Palms swayed to the sea’s unending water carol.

Devon’s canoe was secured among the leathery foliage of the seaside grape trees, and a good many of those crimson-veined leaves and red berries had dropped into the canoe’s bilge along with yesterday afternoon’s rain puddle. Together he and Merry cleaned it out.

On the water, once they were beyond the churning surf, the canoe rode like a chamois cloth over oiled glass.

Clear sea quivered behind them into a whispering wake; beyond the short, easy strokes of Devon’s paddle the bay was quiet.

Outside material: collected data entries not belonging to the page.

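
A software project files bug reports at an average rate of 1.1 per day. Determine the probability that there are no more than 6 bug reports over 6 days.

0.5108

Over the interval, μ = 1.1 × 6 = 6.6 (6 days).
P(N ≤ 6) = Σ_{j=0}^{6} e^(−μ) μ^j/j! ≈ 0.5108.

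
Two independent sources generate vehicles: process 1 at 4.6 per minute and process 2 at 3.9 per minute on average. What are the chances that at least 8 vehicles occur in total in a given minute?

Independent Poisson processes superpose: combined rate λ = 4.6 + 3.9 = 8.5 per minute.
So μ = 8.5.
P(N ≥ 8) = 1 − P(N ≤ 7) ≈ 0.6144.

0.6144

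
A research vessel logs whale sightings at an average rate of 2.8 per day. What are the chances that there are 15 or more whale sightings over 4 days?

Over the interval, μ = 2.8 × 4 = 11.2 (4 days).
P(N ≥ 15) = 1 − P(N ≤ 14) = 1 − Σ_{j=0}^{14} e^(−μ) μ^j/j! ≈ 0.1609.

0.1609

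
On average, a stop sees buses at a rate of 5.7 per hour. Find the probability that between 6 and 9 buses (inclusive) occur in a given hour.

With mean μ = 5.7 per hour,
P(6 ≤ N ≤ 9) = Σ_{j=6}^{9} e^(−5.7) · 5.7^j/j! ≈ 0.4402.

0.4402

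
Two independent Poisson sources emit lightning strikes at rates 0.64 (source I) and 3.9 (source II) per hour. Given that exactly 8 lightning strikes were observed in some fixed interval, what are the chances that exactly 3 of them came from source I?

0.0734

Given the total, each event is independently from source I with probability p = λ_I/(λ_I+λ_II) = 0.64/4.54 ≈ 0.1410.
So K ~ Binomial(8, 0.64/4.54): P(K = 3) = C(8,3) · (0.64/4.54)^3 · (3.9/4.54)^5 ≈ 0.0734.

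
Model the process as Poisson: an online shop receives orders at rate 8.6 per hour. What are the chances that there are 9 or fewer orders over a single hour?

With mean μ = 8.6 per hour,
P(N ≤ 9) = Σ_{j=0}^{9} e^(−μ) μ^j/j! ≈ 0.6400.

0.6400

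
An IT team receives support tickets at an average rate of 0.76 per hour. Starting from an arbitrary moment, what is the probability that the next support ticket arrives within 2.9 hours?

Inter-arrival times are exponential with rate λ = 0.76 per hour.
P(T ≤ 2.9) = 1 − e^(−λt) = 1 − e^(−0.76 × 2.9) = 1 − e^(−2.204) ≈ 0.8896.

0.8896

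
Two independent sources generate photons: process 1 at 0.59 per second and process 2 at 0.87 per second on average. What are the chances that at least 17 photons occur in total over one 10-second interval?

Independent Poisson processes superpose: combined rate λ = 0.59 + 0.87 = 1.46 per second.
Over the interval, μ = 1.46 × 10 = 14.6 (a 10-second interval = 10 seconds).
P(N ≥ 17) = 1 − P(N ≤ 16) ≈ 0.2980.

0.2980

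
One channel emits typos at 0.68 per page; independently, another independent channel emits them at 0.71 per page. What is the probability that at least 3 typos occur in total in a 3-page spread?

Independent Poisson processes superpose: combined rate λ = 0.68 + 0.71 = 1.39 per page.
Over the interval, μ = 1.39 × 3 = 4.17 (a 3-page spread = 3 pages).
P(N ≥ 3) = 1 − P(N ≤ 2) ≈ 0.7858.

0.7858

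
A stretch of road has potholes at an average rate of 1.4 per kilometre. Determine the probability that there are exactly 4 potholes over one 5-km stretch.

Over the interval, μ = 1.4 × 5 = 7 (a 5-km stretch = 5 kilometres).
P(N = 4) = e^(−μ) μ^4/4! = e^(−7) · 7^4/24 ≈ 0.0912.

0.0912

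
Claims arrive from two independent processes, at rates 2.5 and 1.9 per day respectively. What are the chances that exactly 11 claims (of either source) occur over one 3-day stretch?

Independent Poisson processes superpose: combined rate λ = 2.5 + 1.9 = 4.4 per day.
Over the interval, μ = 4.4 × 3 = 13.2 (a 3-day stretch = 3 days).
P(N = 11) = e^(−13.2) · 13.2^11/11! ≈ 0.0983.

0.0983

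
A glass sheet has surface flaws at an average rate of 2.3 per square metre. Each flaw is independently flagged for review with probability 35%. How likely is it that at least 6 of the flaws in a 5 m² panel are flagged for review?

Thinning: the flaws that are flagged for review themselves form a Poisson process with rate 0.35 × 2.3 = 0.805 per square metre.
Over the interval, μ = 0.805 × 5 = 4.025 (a 5 m² panel = 5 square metres).
P(N ≥ 6) = 1 − P(N ≤ 5) ≈ 0.2188.

0.2188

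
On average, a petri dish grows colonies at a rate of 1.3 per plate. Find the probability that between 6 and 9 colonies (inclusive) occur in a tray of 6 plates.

Over the interval, μ = 1.3 × 6 = 7.8 (a tray of 6 plates = 6 plates).
P(6 ≤ N ≤ 9) = Σ_{j=6}^{9} e^(−7.8) · 7.8^j/j! ≈ 0.5309.

0.5309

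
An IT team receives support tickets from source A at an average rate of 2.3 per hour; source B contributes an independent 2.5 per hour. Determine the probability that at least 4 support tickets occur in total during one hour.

0.7058

Independent Poisson processes superpose: combined rate λ = 2.3 + 2.5 = 4.8 per hour.
So μ = 4.8.
P(N ≥ 4) = 1 − P(N ≤ 3) ≈ 0.7058.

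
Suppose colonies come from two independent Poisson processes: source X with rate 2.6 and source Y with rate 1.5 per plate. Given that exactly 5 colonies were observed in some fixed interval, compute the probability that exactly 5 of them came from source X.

Given the total, each event is independently from source X with probability p = λ_X/(λ_X+λ_Y) = 2.6/4.1 ≈ 0.6341.
So K ~ Binomial(5, 2.6/4.1): P(K = 5) = C(5,5) · (2.6/4.1)^5 · (1.5/4.1)^0 ≈ 0.1026.

0.1026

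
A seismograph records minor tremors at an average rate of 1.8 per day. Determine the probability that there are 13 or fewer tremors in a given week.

0.6169

Over the interval, μ = 1.8 × 7 = 12.6 (a week = 7 days).
P(N ≤ 13) = Σ_{j=0}^{13} e^(−μ) μ^j/j! ≈ 0.6169.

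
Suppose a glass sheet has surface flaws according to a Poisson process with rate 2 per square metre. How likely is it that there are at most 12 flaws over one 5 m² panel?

Over the interval, μ = 2 × 5 = 10 (a 5 m² panel = 5 square metres).
P(N ≤ 12) = Σ_{j=0}^{12} e^(−μ) μ^j/j! ≈ 0.7916.

0.7916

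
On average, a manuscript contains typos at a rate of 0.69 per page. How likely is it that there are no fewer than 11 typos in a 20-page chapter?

Over the interval, μ = 0.69 × 20 = 13.8 (a 20-page chapter = 20 pages).
P(N ≥ 11) = 1 − P(N ≤ 10) = 1 − Σ_{j=0}^{10} e^(−μ) μ^j/j! ≈ 0.8107.

0.8107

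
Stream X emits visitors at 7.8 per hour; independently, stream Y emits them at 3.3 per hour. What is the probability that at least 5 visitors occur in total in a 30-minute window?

Independent Poisson processes superpose: combined rate λ = 7.8 + 3.3 = 11.1 per hour.
Over the interval, μ = 11.1 × 0.5 = 5.55 (a 30-minute window = 0.5 hours).
P(N ≥ 5) = 1 − P(N ≤ 4) ≈ 0.6502.

0.6502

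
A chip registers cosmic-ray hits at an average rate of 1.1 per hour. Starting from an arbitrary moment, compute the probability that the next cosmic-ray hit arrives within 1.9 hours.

0.8763

Inter-arrival times are exponential with rate λ = 1.1 per hour.
P(T ≤ 1.9) = 1 − e^(−λt) = 1 − e^(−1.1 × 1.9) = 1 − e^(−2.09) ≈ 0.8763.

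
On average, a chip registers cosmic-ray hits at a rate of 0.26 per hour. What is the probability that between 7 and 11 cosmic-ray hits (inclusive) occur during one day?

Over the interval, μ = 0.26 × 24 = 6.24 (a day = 24 hours).
P(7 ≤ N ≤ 11) = Σ_{j=7}^{11} e^(−6.24) · 6.24^j/j! ≈ 0.4061.

0.4061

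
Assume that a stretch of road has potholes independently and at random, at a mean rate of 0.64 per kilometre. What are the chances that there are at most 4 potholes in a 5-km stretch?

Over the interval, μ = 0.64 × 5 = 3.2 (a 5-km stretch = 5 kilometres).
P(N ≤ 4) = Σ_{j=0}^{4} e^(−μ) μ^j/j! ≈ 0.7806.

0.7806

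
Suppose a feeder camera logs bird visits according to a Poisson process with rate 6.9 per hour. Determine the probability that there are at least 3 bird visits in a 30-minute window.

0.6698

Over the interval, μ = 6.9 × 0.5 = 3.45 (a 30-minute window = 0.5 hours).
P(N ≥ 3) = 1 − P(N ≤ 2) = 1 − Σ_{j=0}^{2} e^(−μ) μ^j/j! ≈ 0.6698.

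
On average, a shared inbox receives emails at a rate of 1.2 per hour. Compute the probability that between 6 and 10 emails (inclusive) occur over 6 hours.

Over the interval, μ = 1.2 × 6 = 7.2 (6 hours).
P(6 ≤ N ≤ 10) = Σ_{j=6}^{10} e^(−7.2) · 7.2^j/j! ≈ 0.6108.

0.6108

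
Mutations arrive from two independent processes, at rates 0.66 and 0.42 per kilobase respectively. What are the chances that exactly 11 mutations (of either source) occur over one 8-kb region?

0.0888

Independent Poisson processes superpose: combined rate λ = 0.66 + 0.42 = 1.08 per kilobase.
Over the interval, μ = 1.08 × 8 = 8.64 (an 8-kb region = 8 kilobases).
P(N = 11) = e^(−8.64) · 8.64^11/11! ≈ 0.0888.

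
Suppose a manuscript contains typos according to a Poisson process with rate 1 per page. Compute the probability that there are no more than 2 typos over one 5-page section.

Over the interval, μ = 1 × 5 = 5 (a 5-page section = 5 pages).
P(N ≤ 2) = Σ_{j=0}^{2} e^(−μ) μ^j/j! ≈ 0.1247.

0.1247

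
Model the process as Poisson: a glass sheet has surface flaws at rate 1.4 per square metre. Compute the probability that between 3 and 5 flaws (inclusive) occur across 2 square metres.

0.4654

Over the interval, μ = 1.4 × 2 = 2.8 (2 square metres).
P(3 ≤ N ≤ 5) = Σ_{j=3}^{5} e^(−2.8) · 2.8^j/j! ≈ 0.4654.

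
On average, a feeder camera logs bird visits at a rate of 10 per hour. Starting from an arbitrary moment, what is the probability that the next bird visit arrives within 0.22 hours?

0.8892

Inter-arrival times are exponential with rate λ = 10 per hour.
P(T ≤ 0.22) = 1 − e^(−λt) = 1 − e^(−10 × 0.22) = 1 − e^(−2.2) ≈ 0.8892.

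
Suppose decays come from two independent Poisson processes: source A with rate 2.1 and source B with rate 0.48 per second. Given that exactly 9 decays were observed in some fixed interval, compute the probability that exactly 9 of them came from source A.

0.1568

Given the total, each event is independently from source A with probability p = λ_A/(λ_A+λ_B) = 2.1/2.58 ≈ 0.8140.
So K ~ Binomial(9, 2.1/2.58): P(K = 9) = C(9,9) · (2.1/2.58)^9 · (0.48/2.58)^0 ≈ 0.1568.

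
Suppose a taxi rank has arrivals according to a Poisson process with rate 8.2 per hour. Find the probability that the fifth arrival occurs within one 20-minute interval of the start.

Over the interval, μ = 8.2 × 1/3 ≈ 2.73333 (a 20-minute interval = 1/3 hours).
The fifth arrival falls in the interval iff at least 5 events occur there: P(S_5 ≤ t) = P(N ≥ 5) = 1 − P(N ≤ 4) ≈ 0.1421.

0.1421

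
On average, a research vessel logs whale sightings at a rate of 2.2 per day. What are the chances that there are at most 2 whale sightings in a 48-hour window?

Over the interval, μ = 2.2 × 2 = 4.4 (a 48-hour window = 2 days).
P(N ≤ 2) = Σ_{j=0}^{2} e^(−μ) μ^j/j! ≈ 0.1851.

0.1851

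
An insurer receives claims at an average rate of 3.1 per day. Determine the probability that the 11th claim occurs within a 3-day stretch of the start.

0.3301

Over the interval, μ = 3.1 × 3 = 9.3 (a 3-day stretch = 3 days).
The 11th arrival falls in the interval iff at least 11 events occur there: P(S_11 ≤ t) = P(N ≥ 11) = 1 − P(N ≤ 10) ≈ 0.3301.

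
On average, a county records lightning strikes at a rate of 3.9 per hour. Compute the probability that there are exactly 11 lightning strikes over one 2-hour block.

Over the interval, μ = 3.9 × 2 = 7.8 (a 2-hour block = 2 hours).
P(N = 11) = e^(−μ) μ^11/11! = e^(−7.8) · 7.8^11/39916800 ≈ 0.0667.

0.0667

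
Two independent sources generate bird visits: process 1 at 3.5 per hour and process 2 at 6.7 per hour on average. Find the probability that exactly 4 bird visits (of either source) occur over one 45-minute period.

0.0679

Independent Poisson processes superpose: combined rate λ = 3.5 + 6.7 = 10.2 per hour.
Over the interval, μ = 10.2 × 0.75 = 7.65 (a 45-minute period = 0.75 hours).
P(N = 4) = e^(−7.65) · 7.65^4/4! ≈ 0.0679.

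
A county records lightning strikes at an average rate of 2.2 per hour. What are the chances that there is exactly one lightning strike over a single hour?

0.2438

With mean μ = 2.2 per hour,
P(N = 1) = e^(−μ) μ^1/1! = e^(−2.2) · 2.2^1/1 ≈ 0.2438.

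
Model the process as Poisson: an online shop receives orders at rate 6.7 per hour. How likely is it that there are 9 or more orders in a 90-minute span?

0.6728

Over the interval, μ = 6.7 × 1.5 = 10.05 (a 90-minute span = 1.5 hours).
P(N ≥ 9) = 1 − P(N ≤ 8) = 1 − Σ_{j=0}^{8} e^(−μ) μ^j/j! ≈ 0.6728.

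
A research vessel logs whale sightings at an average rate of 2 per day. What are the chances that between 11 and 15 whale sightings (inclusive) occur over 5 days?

0.3682

Over the interval, μ = 2 × 5 = 10 (5 days).
P(11 ≤ N ≤ 15) = Σ_{j=11}^{15} e^(−10) · 10^j/j! ≈ 0.3682.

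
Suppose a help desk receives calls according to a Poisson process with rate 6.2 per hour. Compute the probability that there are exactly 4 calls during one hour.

With mean μ = 6.2 per hour,
P(N = 4) = e^(−μ) μ^4/4! = e^(−6.2) · 6.2^4/24 ≈ 0.1249.

0.1249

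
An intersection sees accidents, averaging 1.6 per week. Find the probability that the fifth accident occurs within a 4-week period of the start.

Over the interval, μ = 1.6 × 4 = 6.4 (a 4-week period = 4 weeks).
The fifth arrival falls in the interval iff at least 5 events occur there: P(S_5 ≤ t) = P(N ≥ 5) = 1 − P(N ≤ 4) ≈ 0.7649.

0.7649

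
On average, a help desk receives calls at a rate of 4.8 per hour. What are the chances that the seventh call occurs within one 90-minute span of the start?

Over the interval, μ = 4.8 × 1.5 = 7.2 (a 90-minute span = 1.5 hours).
The seventh arrival falls in the interval iff at least 7 events occur there: P(S_7 ≤ t) = P(N ≥ 7) = 1 − P(N ≤ 6) ≈ 0.5796.

0.5796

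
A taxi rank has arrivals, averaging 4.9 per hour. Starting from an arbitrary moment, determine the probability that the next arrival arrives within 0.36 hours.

Inter-arrival times are exponential with rate λ = 4.9 per hour.
P(T ≤ 0.36) = 1 − e^(−λt) = 1 − e^(−4.9 × 0.36) = 1 − e^(−1.764) ≈ 0.8286.

0.8286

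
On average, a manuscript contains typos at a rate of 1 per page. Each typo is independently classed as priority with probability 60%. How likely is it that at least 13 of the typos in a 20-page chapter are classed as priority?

0.4240

Thinning: the typos that are classed as priority themselves form a Poisson process with rate 0.6 × 1 = 0.6 per page.
Over the interval, μ = 0.6 × 20 = 12 (a 20-page chapter = 20 pages).
P(N ≥ 13) = 1 − P(N ≤ 12) ≈ 0.4240.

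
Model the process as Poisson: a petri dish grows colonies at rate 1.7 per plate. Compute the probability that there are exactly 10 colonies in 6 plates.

Over the interval, μ = 1.7 × 6 = 10.2 (6 plates).
P(N = 10) = e^(−μ) μ^10/10! = e^(−10.2) · 10.2^10/3628800 ≈ 0.1249.

0.1249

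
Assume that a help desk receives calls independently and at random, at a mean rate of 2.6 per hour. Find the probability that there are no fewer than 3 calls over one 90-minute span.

0.7469

Over the interval, μ = 2.6 × 1.5 = 3.9 (a 90-minute span = 1.5 hours).
P(N ≥ 3) = 1 − P(N ≤ 2) = 1 − Σ_{j=0}^{2} e^(−μ) μ^j/j! ≈ 0.7469.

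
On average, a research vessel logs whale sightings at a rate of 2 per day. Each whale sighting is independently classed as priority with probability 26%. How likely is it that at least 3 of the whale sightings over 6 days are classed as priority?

Thinning: the whale sightings that are classed as priority themselves form a Poisson process with rate 0.26 × 2 = 0.52 per day.
Over the interval, μ = 0.52 × 6 = 3.12 (6 days).
P(N ≥ 3) = 1 − P(N ≤ 2) ≈ 0.6032.

0.6032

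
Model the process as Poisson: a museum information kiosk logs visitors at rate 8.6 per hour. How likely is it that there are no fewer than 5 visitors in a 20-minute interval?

Over the interval, μ = 8.6 × 1/3 ≈ 2.86667 (a 20-minute interval = 1/3 hours).
P(N ≥ 5) = 1 − P(N ≤ 4) = 1 − Σ_{j=0}^{4} e^(−μ) μ^j/j! ≈ 0.1629.

0.1629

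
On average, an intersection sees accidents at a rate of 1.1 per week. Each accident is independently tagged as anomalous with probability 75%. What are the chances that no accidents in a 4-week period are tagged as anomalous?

Thinning: the accidents that are tagged as anomalous themselves form a Poisson process with rate 0.75 × 1.1 = 0.825 per week.
Over the interval, μ = 0.825 × 4 = 3.3 (a 4-week period = 4 weeks).
P(N = 0) = e^(−3.3) · 3.3^0/0! ≈ 0.0369.

0.0369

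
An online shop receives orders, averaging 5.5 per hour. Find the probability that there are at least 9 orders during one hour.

With mean μ = 5.5 per hour,
P(N ≥ 9) = 1 − P(N ≤ 8) = 1 − Σ_{j=0}^{8} e^(−μ) μ^j/j! ≈ 0.1056.

0.1056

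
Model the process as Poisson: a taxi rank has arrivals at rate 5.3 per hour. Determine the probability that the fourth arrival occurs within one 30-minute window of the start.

Over the interval, μ = 5.3 × 0.5 = 2.65 (a 30-minute window = 0.5 hours).
The fourth arrival falls in the interval iff at least 4 events occur there: P(S_4 ≤ t) = P(N ≥ 4) = 1 − P(N ≤ 3) ≈ 0.2749.

0.2749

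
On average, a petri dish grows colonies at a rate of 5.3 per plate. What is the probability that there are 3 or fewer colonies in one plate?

With mean μ = 5.3 per plate,
P(N ≤ 3) = Σ_{j=0}^{3} e^(−μ) μ^j/j! ≈ 0.2254.

0.2254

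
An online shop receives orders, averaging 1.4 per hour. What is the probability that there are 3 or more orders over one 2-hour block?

Over the interval, μ = 1.4 × 2 = 2.8 (a 2-hour block = 2 hours).
P(N ≥ 3) = 1 − P(N ≤ 2) = 1 − Σ_{j=0}^{2} e^(−μ) μ^j/j! ≈ 0.5305.

0.5305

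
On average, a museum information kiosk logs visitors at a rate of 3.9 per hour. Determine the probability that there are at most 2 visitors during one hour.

0.2531

With mean μ = 3.9 per hour,
P(N ≤ 2) = Σ_{j=0}^{2} e^(−μ) μ^j/j! ≈ 0.2531.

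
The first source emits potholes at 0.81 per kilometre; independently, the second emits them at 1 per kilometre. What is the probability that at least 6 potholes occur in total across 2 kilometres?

Independent Poisson processes superpose: combined rate λ = 0.81 + 1 = 1.81 per kilometre.
Over the interval, μ = 1.81 × 2 = 3.62 (2 kilometres).
P(N ≥ 6) = 1 − P(N ≤ 5) ≈ 0.1586.

0.1586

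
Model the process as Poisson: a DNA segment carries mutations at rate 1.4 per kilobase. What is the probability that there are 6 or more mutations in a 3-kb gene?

0.2469

Over the interval, μ = 1.4 × 3 = 4.2 (a 3-kb gene = 3 kilobases).
P(N ≥ 6) = 1 − P(N ≤ 5) = 1 − Σ_{j=0}^{5} e^(−μ) μ^j/j! ≈ 0.2469.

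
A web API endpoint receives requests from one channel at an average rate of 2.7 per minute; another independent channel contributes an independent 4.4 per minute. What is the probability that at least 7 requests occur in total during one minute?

0.5651

Independent Poisson processes superpose: combined rate λ = 2.7 + 4.4 = 7.1 per minute.
So μ = 7.1.
P(N ≥ 7) = 1 − P(N ≤ 6) ≈ 0.5651.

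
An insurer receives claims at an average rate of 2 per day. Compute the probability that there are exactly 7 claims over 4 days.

Over the interval, μ = 2 × 4 = 8 (4 days).
P(N = 7) = e^(−μ) μ^7/7! = e^(−8) · 8^7/5040 ≈ 0.1396.

0.1396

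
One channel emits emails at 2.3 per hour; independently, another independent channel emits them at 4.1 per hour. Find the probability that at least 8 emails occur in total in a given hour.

0.3127

Independent Poisson processes superpose: combined rate λ = 2.3 + 4.1 = 6.4 per hour.
So μ = 6.4.
P(N ≥ 8) = 1 − P(N ≤ 7) ≈ 0.3127.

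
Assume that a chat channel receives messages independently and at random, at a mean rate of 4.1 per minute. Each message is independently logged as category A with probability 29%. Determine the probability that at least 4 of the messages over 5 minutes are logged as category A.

Thinning: the messages that are logged as category A themselves form a Poisson process with rate 0.29 × 4.1 = 1.189 per minute.
Over the interval, μ = 1.189 × 5 = 5.945 (5 minutes).
P(N ≥ 4) = 1 − P(N ≤ 3) ≈ 0.8438.

0.8438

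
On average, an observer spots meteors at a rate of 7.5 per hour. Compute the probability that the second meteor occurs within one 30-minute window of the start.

Over the interval, μ = 7.5 × 0.5 = 3.75 (a 30-minute window = 0.5 hours).
The second arrival falls in the interval iff at least 2 events occur there: P(S_2 ≤ t) = P(N ≥ 2) = 1 − P(N ≤ 1) ≈ 0.8883.

0.8883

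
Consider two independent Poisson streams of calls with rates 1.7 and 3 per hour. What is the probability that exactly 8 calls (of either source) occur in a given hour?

0.0537

Independent Poisson processes superpose: combined rate λ = 1.7 + 3 = 4.7 per hour.
So μ = 4.7.
P(N = 8) = e^(−4.7) · 4.7^8/8! ≈ 0.0537.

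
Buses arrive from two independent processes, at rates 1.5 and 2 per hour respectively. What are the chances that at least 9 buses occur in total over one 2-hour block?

Independent Poisson processes superpose: combined rate λ = 1.5 + 2 = 3.5 per hour.
Over the interval, μ = 3.5 × 2 = 7 (a 2-hour block = 2 hours).
P(N ≥ 9) = 1 − P(N ≤ 8) ≈ 0.2709.

0.2709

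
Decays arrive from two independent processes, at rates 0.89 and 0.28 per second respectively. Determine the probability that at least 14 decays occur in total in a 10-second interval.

Independent Poisson processes superpose: combined rate λ = 0.89 + 0.28 = 1.17 per second.
Over the interval, μ = 1.17 × 10 = 11.7 (a 10-second interval = 10 seconds).
P(N ≥ 14) = 1 − P(N ≤ 13) ≈ 0.2872.

0.2872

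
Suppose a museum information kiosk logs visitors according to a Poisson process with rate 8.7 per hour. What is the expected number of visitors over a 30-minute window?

4.35

E[N] = λt = 8.7 × 0.5 = 4.35 (a 30-minute window = 0.5 hours).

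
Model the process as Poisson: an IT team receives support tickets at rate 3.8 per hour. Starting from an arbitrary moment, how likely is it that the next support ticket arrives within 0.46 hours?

0.8259

Inter-arrival times are exponential with rate λ = 3.8 per hour.
P(T ≤ 0.46) = 1 − e^(−λt) = 1 − e^(−3.8 × 0.46) = 1 − e^(−1.748) ≈ 0.8259.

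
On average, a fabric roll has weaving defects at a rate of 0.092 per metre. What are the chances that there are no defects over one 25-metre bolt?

0.1003

Over the interval, μ = 0.092 × 25 = 2.3 (a 25-metre bolt = 25 metres).
P(N = 0) = e^(−μ) μ^0/0! = e^(−2.3) · 2.3^0/1 ≈ 0.1003.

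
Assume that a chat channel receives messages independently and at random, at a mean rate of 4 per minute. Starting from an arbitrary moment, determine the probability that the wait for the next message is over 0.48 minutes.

The wait for the next event is exponential with rate λ = 4 per minute.
P(T > 0.48) = e^(−λt) = e^(−4 × 0.48) = e^(−1.92) ≈ 0.1466.

0.1466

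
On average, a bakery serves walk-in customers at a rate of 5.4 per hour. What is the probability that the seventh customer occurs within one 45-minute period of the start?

Over the interval, μ = 5.4 × 0.75 = 4.05 (a 45-minute period = 0.75 hours).
The seventh arrival falls in the interval iff at least 7 events occur there: P(S_7 ≤ t) = P(N ≥ 7) = 1 − P(N ≤ 6) ≈ 0.1159.

0.1159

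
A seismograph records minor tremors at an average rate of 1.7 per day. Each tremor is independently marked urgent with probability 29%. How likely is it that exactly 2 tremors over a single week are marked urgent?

Thinning: the tremors that are marked urgent themselves form a Poisson process with rate 0.29 × 1.7 = 0.493 per day.
Over the interval, μ = 0.493 × 7 = 3.451 (a week = 7 days).
P(N = 2) = e^(−3.451) · 3.451^2/2! ≈ 0.1888.

0.1888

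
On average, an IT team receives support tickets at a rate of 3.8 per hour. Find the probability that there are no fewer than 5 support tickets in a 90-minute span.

0.6728

Over the interval, μ = 3.8 × 1.5 = 5.7 (a 90-minute span = 1.5 hours).
P(N ≥ 5) = 1 − P(N ≤ 4) = 1 − Σ_{j=0}^{4} e^(−μ) μ^j/j! ≈ 0.6728.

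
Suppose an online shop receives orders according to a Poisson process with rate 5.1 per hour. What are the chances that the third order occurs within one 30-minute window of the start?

0.4689

Over the interval, μ = 5.1 × 0.5 = 2.55 (a 30-minute window = 0.5 hours).
The third arrival falls in the interval iff at least 3 events occur there: P(S_3 ≤ t) = P(N ≥ 3) = 1 − P(N ≤ 2) ≈ 0.4689.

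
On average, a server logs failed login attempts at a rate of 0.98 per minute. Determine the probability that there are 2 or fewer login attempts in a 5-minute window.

0.1333

Over the interval, μ = 0.98 × 5 = 4.9 (a 5-minute window = 5 minutes).
P(N ≤ 2) = Σ_{j=0}^{2} e^(−μ) μ^j/j! ≈ 0.1333.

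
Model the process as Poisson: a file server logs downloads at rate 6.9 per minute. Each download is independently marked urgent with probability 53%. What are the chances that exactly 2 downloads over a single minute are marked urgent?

0.1726

Thinning: the downloads that are marked urgent themselves form a Poisson process with rate 0.53 × 6.9 = 3.657 per minute.
So μ = 3.657.
P(N = 2) = e^(−3.657) · 3.657^2/2! ≈ 0.1726.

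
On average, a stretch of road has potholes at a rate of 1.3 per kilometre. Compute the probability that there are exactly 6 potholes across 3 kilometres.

Over the interval, μ = 1.3 × 3 = 3.9 (3 kilometres).
P(N = 6) = e^(−μ) μ^6/6! = e^(−3.9) · 3.9^6/720 ≈ 0.0989.

0.0989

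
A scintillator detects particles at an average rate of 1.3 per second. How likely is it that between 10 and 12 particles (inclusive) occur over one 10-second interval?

0.2973

Over the interval, μ = 1.3 × 10 = 13 (a 10-second interval = 10 seconds).
P(10 ≤ N ≤ 12) = Σ_{j=10}^{12} e^(−13) · 13^j/j! ≈ 0.2973.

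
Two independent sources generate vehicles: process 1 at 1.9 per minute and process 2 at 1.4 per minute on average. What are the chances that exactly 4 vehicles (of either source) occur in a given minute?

0.1823

Independent Poisson processes superpose: combined rate λ = 1.9 + 1.4 = 3.3 per minute.
So μ = 3.3.
P(N = 4) = e^(−3.3) · 3.3^4/4! ≈ 0.1823.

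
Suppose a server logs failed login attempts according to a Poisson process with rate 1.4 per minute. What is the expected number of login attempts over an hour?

E[N] = λt = 1.4 × 60 = 84 (an hour = 60 minutes).

84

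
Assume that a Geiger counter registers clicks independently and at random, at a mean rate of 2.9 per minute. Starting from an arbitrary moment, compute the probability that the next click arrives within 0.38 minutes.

0.6678

Inter-arrival times are exponential with rate λ = 2.9 per minute.
P(T ≤ 0.38) = 1 − e^(−λt) = 1 − e^(−2.9 × 0.38) = 1 − e^(−1.102) ≈ 0.6678.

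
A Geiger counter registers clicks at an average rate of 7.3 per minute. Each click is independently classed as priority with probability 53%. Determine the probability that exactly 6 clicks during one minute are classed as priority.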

Heat blossomed in waving tails as the canoe passed light as a floating feather through a bobbing flock of man-o’-war birds.

Feeding pelicans dropped on flagging wingbeats toward the disappearing diamonds that lit the placid water.

On the day before, Devon had set a fish pot.

The light wood marker made a dancing speck in the glossy distance, and they approached it slowly over a pristine underwater landscape of honeycombed limestone caverns that were carpeted in undulating marine grasses.

Starfish clung by prehensile arms to hidden niches, and fantastically colored fish schooled and swirled in the deeply drifting sunbeams.

Morgan’s German cook had packed them a small lunch, and Merry’s rummage through that basket turned up a long piece of sugarcane shed already of its green outer layer.

She settled back against the bow, abandoning herself to the lapping movement of the canoe beneath her body, and to the warm penetration of sunlight through the cloth over her breasts and legs.

She had made the colorful chain of flowers into a wreath, settling it timidly upon her apricot curls, where it tipped seductively forward as she bent her head to the sugarcane.

Bringing the thick stalk to her lips, she nibbled the cane fibers to release the sweetly flowing juices and sucked gently on the tip.

Tepid sugar water dripped into her throat, and she drank in a softly rippling swallow.

Escaping drops pearled her pink lips, and she caught them in an arcing sweep of her tongue.

Across from her and watching, Devon had drawn a single breath that was out of rhythm with the others and that focused her attention on him.

His eyes were hooded fires, a forgotten smile lingering on the surface of his mouth.

With no very accurate idea of what he had on his mind, Merry smiled back, sat forward with the flower wreath dropping endearingly over one eyebrow, and said genially, “Would you like to share?”

“Another time, lady bright,” he said, not taking his gaze from her face.

The fish “pot” was a woven canework box with narrowing jaws, a trap for unwary sea creatures.

Devon pulled it up by the attached rope, and as the trap broke from the sea, shrimp flooded through the lattice with cascades of aerated saltwater.

Inside the pot were four fish. Devon identified them for her—a white hind splashed with scarlet spots, a pink goatfish, and two snappers with golden bellies and yellow fins.

Merry couldn’t help noticing they didn’t like being pulled from the water any more than she had ever liked being thrown into it.